You don’t have to go it alone. Use applicant tracking software to help you find the ideal candidate, manage interview times and content, and keep in touch with potential new hires. Completing these tasks will at least carry you through to the dreaded interview itself.

Once the interview is over and you breathe a deep sigh of relief, you’re not quite finished. You still have questions to ask if you want to find the perfect candidate and have even rejected folks walk away happy.

It’s time for your post-interview questions!

Why after the interview?

The way you follow up after an interview is often just as important as the interview itself, especially when it comes to keeping your applicants happy.
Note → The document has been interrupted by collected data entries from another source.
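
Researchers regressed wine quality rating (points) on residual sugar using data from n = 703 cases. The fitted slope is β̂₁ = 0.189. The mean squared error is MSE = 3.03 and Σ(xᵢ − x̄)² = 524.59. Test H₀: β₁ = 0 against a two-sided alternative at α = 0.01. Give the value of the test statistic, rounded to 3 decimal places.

SE(β̂₁) = √(MSE/Sₓₓ) = √(3.03/524.59) = 0.0759996.
t = 0.189 / 0.0759996 = 2.487.
df = n − 2 = 701.
Two-sided p ≈ 0.0131, which is ≥ 0.01, so fail to reject H₀.
The data do not give significant evidence of an association between residual sugar and wine quality rating.

t = 2.487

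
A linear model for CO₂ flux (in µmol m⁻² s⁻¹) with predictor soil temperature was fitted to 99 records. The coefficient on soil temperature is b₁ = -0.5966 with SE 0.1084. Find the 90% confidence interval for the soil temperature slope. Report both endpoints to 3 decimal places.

df = n − 2 = 99 − 2 = 97.
t* = t_{0.05, 97} = 1.660715.
Margin = t* × SE = 1.660715 × 0.1084 = 0.18002.
CI: -0.5966 ± 0.18002 → (-0.777, -0.417).
With 90% confidence, each one-unit increase in soil temperature is associated with a change of between -0.777 and -0.417 µmol m⁻² s⁻¹ in CO₂ flux.

(-0.777, -0.417)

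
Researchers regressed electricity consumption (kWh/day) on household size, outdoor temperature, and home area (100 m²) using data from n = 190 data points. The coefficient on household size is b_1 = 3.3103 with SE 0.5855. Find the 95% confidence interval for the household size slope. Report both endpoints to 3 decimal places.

(2.155, 4.465)

df = n − k − 1 = 190 − 3 − 1 = 186.
t* = t_{0.025, 186} = 1.9728.
Margin = t* × SE = 1.9728 × 0.5855 = 1.15507.
CI: 3.3103 ± 1.15507 → (2.155, 4.465).
With 95% confidence, each one-unit increase in household size is associated with a change of between 2.155 and 4.465 kWh/day in electricity consumption, holding the other predictors fixed.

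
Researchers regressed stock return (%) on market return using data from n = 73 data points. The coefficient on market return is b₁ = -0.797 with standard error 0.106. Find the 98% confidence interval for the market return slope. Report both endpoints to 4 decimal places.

(-1.0493, -0.5447)

df = n − 2 = 73 − 2 = 71.
t* = t_{0.01, 71} = 2.380024.
Margin = t* × SE = 2.380024 × 0.106 = 0.252283.
CI: -0.797 ± 0.252283 → (-1.0493, -0.5447).
With 98% confidence, each one-unit increase in market return is associated with a change of between -1.0493 and -0.5447 % in stock return.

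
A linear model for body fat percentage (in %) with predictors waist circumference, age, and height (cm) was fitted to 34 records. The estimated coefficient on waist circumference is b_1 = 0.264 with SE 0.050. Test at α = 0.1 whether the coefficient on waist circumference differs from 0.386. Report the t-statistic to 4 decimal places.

H₀: β₁ = 0.386 vs H₁: β₁ ≠ 0.386.
t = (b_1 − β₁⁰)/SE = (0.264 − 0.386) / 0.050 = -2.4400.
df = n − k − 1 = 34 − 3 − 1 = 30.
Two-sided p ≈ 0.0208, which is < 0.1, so reject H₀.
There is evidence that the true slope on waist circumference differs from 0.386 % per unit, holding the other predictors fixed.

t = -2.4400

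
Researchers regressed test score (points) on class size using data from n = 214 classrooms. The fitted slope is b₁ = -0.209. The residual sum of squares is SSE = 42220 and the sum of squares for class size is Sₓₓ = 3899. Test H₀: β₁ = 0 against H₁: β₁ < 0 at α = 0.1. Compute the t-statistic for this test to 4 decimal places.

t = -0.9248

MSE = SSE/(n − 2) = 42220/212 = 199.151.
SE(b₁) = √(MSE/Sₓₓ) = √(199.151/3899) = 0.226003.
t = -0.209 / 0.226003 = -0.9248.
df = n − 2 = 212.
One-sided p ≈ 0.1781, which is ≥ 0.1, so fail to reject H₀.
The data do not give significant evidence that the true slope on class size is negative.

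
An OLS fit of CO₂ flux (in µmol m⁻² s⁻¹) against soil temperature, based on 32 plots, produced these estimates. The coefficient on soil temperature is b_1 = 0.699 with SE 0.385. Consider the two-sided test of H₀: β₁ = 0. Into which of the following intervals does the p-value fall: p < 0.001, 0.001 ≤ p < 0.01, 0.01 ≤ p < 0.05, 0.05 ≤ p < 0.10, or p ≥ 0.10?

t = 0.699 / 0.385 = 1.816.
df = n − 2 = 32 − 2 = 30.
Two-sided p = 2·P(T_{30} > |t|) ≈ 0.0794.
So 0.05 ≤ p < 0.10.

0.05 ≤ p < 0.10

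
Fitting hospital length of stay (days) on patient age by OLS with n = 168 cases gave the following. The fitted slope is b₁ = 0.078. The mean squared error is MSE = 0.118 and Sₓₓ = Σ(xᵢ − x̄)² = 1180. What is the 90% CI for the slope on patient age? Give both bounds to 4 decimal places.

SE(b₁) = √(MSE/Sₓₓ) = √(0.118/1180) = 0.01.
df = n − 2 = 166.
t* = t_{0.05, 166} = 1.654085.
Margin = t* × SE = 1.654085 × 0.01 = 0.016541.
CI: 0.078 ± 0.016541 → (0.0615, 0.0945).
With 90% confidence, each one-unit increase in patient age is associated with a change of between 0.0615 and 0.0945 days in hospital length of stay.

(0.0615, 0.0945)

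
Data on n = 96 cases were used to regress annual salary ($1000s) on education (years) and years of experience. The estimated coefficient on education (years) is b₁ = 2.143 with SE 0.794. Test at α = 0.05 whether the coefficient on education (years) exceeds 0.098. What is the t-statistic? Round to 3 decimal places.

H₀: β₁ = 0.098 vs H₁: β₁ > 0.098.
t = (b₁ − β₁⁰)/SE = (2.143 − 0.098) / 0.794 = 2.576.
df = n − k − 1 = 96 − 2 − 1 = 93.
One-sided p ≈ 0.0058, which is < 0.05, so reject H₀.
There is evidence that the true slope on education (years) exceeds 0.098 $1000s per unit, holding the other predictors fixed.

t = 2.576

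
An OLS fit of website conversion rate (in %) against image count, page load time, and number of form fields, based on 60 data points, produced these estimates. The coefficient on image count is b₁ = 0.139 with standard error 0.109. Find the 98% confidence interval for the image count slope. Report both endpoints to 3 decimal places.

(-0.122, 0.400)

df = n − k − 1 = 60 − 3 − 1 = 56.
t* = t_{0.01, 56} = 2.394801.
Margin = t* × SE = 2.394801 × 0.109 = 0.26103.
CI: 0.139 ± 0.26103 → (-0.122, 0.400).
With 98% confidence, each one-unit increase in image count is associated with a change of between -0.122 and 0.400 % in website conversion rate, holding the other predictors fixed.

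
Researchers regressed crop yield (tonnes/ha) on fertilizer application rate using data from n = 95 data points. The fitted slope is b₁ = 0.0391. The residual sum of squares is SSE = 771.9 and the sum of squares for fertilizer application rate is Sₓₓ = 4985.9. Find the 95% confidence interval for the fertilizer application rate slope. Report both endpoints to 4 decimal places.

(-0.0419, 0.1201)

MSE = SSE/(n − 2) = 771.9/93 = 8.3.
SE(b₁) = √(MSE/Sₓₓ) = √(8.3/4985.9) = 0.0408007.
df = n − 2 = 93.
t* = t_{0.025, 93} = 1.985802.
Margin = t* × SE = 1.985802 × 0.0408007 = 0.081022.
CI: 0.0391 ± 0.081022 → (-0.0419, 0.1201).
With 95% confidence, each one-unit increase in fertilizer application rate is associated with a change of between -0.0419 and 0.1201 tonnes/ha in crop yield.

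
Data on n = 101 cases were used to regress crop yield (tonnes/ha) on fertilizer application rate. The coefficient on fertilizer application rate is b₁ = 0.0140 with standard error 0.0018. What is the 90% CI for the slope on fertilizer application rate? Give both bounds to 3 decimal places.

(0.011, 0.017)

df = n − 2 = 101 − 2 = 99.
t* = t_{0.05, 99} = 1.660391.
Margin = t* × SE = 1.660391 × 0.0018 = 0.00299.
CI: 0.0140 ± 0.00299 → (0.011, 0.017).
With 90% confidence, each one-unit increase in fertilizer application rate is associated with a change of between 0.011 and 0.017 tonnes/ha in crop yield.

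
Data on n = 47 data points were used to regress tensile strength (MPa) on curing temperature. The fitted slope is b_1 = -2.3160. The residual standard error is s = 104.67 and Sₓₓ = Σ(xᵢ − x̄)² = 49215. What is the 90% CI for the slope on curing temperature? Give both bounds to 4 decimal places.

(-3.1084, -1.5236)

SE(b_1) = s/√Sₓₓ = 104.67/√49215 = 0.471817.
df = n − 2 = 45.
t* = t_{0.05, 45} = 1.679427.
Margin = t* × SE = 1.679427 × 0.471817 = 0.792382.
CI: -2.3160 ± 0.792382 → (-3.1084, -1.5236).
With 90% confidence, each one-unit increase in curing temperature is associated with a change of between -3.1084 and -1.5236 MPa in tensile strength.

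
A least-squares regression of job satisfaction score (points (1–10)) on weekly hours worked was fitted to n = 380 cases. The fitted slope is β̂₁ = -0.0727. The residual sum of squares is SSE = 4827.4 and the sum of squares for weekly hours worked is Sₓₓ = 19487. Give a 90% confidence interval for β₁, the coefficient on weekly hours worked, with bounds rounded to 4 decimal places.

(-0.1149, -0.0305)

MSE = SSE/(n − 2) = 4827.4/378 = 12.7709.
SE(β̂₁) = √(MSE/Sₓₓ) = √(12.7709/19487) = 0.0255999.
df = n − 2 = 378.
t* = t_{0.05, 378} = 1.648895.
Margin = t* × SE = 1.648895 × 0.0255999 = 0.042212.
CI: -0.0727 ± 0.042212 → (-0.1149, -0.0305).
With 90% confidence, each one-unit increase in weekly hours worked is associated with a change of between -0.1149 and -0.0305 points (1–10) in job satisfaction score.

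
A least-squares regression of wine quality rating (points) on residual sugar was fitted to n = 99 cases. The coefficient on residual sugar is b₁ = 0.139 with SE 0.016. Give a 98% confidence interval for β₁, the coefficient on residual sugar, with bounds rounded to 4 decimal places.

(0.1012, 0.1768)

df = n − 2 = 99 − 2 = 97.
t* = t_{0.01, 97} = 2.365407.
Margin = t* × SE = 2.365407 × 0.016 = 0.037847.
CI: 0.139 ± 0.037847 → (0.1012, 0.1768).
With 98% confidence, each one-unit increase in residual sugar is associated with a change of between 0.1012 and 0.1768 points in wine quality rating.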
I can hear the doubt now. “But, if we don’t end up hiring someone, why do we care how happy they are?” I understand your argument, but don’t forget that people who have a poor applicant experience are likely to post about it online and warn others against applying to your company.

So, unless you want one unlucky rejection to cause a drought in your applicant pool, you should aim for everyone to have a good experience.

How do you do that? It’s all in the questions. Here are five to get you started.

1. Is there anything we discussed that you’d like to clarify?

Other ways to ask:

  • “Do you think anything in this interview was miscommunicated?”
  • “Is there an area of this interview you’d like to talk more about?”


Almost all of us have had the following experience in an interview: you spend tons of time prepping, you’re asked a question…and your mind goes blank. You know you prepped for this, but you can’t remember what to say. So, you flub your way through the question, only to remember what you meant to say several minutes later.

It’s a disheartening and frustrating experience, and it doesn’t help anyone’s business to punish a candidate for flubbing a question.

Give your applicant a chance to clarify or rephrase something they’ve said to ensure you don’t let a great hire pass you by.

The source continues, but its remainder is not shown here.